I retired from the RAF in 2007 and for 3 years was a member of the Torridon & Kinlochewe MRT, who are in the process of building a long overdue base for the team. I am still very active as a mountaineer and it is incredible to see MR Bases all over Scotland from Skye, to Glencoe to the Borders and the Islands. The new Base in Arran looks wonderful and this is where my family started me on my “Affair” with the mountains, nearly 50 years ago. What you have achieved is incredible for the Order and a wonderful addition to Mountain Rescue. I spent nearly 40 years many as Team Leader having to talk to casualties in the back of a land – rover or an old building during searches. Even worse is speaking to relatives after a fatality and to have some where warm and secure to speak and comfort them in nearly every MRT area was so needed and is a huge improvement. As important is having an area for Team Members to train and debrief after an operation and store and service equipment is a wonderful accolade to the Order. In addition the Team bases are now part of the local facilities in some areas, this gives especially the remote areas locals the opportunity to share in teams facilities. I do wish more people realise what the Order has done for Mountain Rescue and I hope the small logos on the buildings and Bases are testimony to your great achievements. The Bases and vehicles you have supported over the years had made a superb difference to Mountain Rescue. I have heard that you plan to continue this support of Mountain Rescue in Scotland in the future, long may it continue.

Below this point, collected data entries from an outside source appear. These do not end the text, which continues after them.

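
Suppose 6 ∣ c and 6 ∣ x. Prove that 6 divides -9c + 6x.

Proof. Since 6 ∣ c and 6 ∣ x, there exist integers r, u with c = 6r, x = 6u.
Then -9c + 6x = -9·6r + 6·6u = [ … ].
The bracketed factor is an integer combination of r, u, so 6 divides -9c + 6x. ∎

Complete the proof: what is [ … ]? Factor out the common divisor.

6(-9r + 6u)

Pull the common 6 out of every term: -9·6r + 6·6u = 6(-9r + 6u).
-9r + 6u is an integer, which exhibits the divisibility.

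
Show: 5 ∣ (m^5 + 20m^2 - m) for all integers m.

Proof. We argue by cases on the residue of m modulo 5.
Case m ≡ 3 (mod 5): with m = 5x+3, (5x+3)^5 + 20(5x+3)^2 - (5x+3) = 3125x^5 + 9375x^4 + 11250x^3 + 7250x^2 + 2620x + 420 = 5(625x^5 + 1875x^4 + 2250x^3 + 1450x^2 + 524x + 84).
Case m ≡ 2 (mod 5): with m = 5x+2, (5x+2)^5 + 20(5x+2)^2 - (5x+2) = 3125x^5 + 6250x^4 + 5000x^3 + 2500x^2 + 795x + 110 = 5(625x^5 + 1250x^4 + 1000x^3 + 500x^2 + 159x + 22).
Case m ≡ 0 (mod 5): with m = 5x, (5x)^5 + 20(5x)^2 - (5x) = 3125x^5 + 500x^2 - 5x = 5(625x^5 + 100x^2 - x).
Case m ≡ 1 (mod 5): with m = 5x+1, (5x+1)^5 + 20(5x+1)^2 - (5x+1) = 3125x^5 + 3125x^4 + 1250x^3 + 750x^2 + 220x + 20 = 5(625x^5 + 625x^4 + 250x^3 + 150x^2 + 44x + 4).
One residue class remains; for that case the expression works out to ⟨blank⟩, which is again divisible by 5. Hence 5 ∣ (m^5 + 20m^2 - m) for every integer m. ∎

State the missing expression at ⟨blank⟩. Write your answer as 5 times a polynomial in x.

Only m ≡ 4 (mod 5) is unaccounted for. Put m = 5x+4:
(5x+4)^5 + 20(5x+4)^2 - (5x+4) expands to 3125x^5 + 12500x^4 + 20000x^3 + 16500x^2 + 7195x + 1340,
and factoring out 5 leaves 5(625x^5 + 2500x^4 + 4000x^3 + 3300x^2 + 1439x + 268).

5(625x^5 + 2500x^4 + 4000x^3 + 3300x^2 + 1439x + 268)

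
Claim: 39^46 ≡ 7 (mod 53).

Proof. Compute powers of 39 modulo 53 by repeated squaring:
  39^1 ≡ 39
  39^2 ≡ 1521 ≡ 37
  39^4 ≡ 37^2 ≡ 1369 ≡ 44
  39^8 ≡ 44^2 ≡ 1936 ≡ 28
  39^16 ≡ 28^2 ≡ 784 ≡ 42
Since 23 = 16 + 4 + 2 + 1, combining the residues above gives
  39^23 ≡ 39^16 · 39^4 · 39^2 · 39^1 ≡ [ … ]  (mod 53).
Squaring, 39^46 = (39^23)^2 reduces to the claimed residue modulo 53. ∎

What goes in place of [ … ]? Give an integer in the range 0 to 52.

22

39^16 · 39^4 · 39^2 · 39^1 ≡ 42 · 44 · 37 · 39 = 2666664.
2666664 mod 53 = 22, so 39^23 ≡ 22 (mod 53).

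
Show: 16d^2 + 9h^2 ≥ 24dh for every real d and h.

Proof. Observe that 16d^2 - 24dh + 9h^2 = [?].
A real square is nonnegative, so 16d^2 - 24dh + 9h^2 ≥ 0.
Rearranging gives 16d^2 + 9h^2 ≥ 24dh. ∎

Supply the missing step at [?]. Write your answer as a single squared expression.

The leading and trailing coefficients are 4^2 and 3^2, and 24 = 2·4·3, so the trinomial is (4d - 3h)^2.
Hence 16d^2 - 24dh + 9h^2 ≥ 0.

(4d - 3h)^2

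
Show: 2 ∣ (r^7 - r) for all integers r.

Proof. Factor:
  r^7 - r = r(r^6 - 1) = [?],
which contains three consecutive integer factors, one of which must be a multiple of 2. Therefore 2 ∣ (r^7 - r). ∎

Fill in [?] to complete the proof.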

The Order of St John I salute you.
St John Scotland, formed in 1947, is a Scottish charity dedicated to helping others through medical and rescue activities. Its head office, the Chancery (right), is in Edinburgh.
Unlike St John in England, it does not provide ambulance and first aid training services. This is because of a 1908 agreement with the St Andrew’s Ambulance Association.
Instead St John Scotland supports mountain rescue by providing rescue bases and vehicles for Scottish mountain rescue teams, and has also provided boats for two Scottish rescue boat services.
St John Scotland is divided into twelve areas, each with their own projects, such as the First Responder Service in Angus and Dundee and Palliative Care in Dumfries and Galloway. Fundraising is also undertaken to help other Priory of Scotland approved local charities.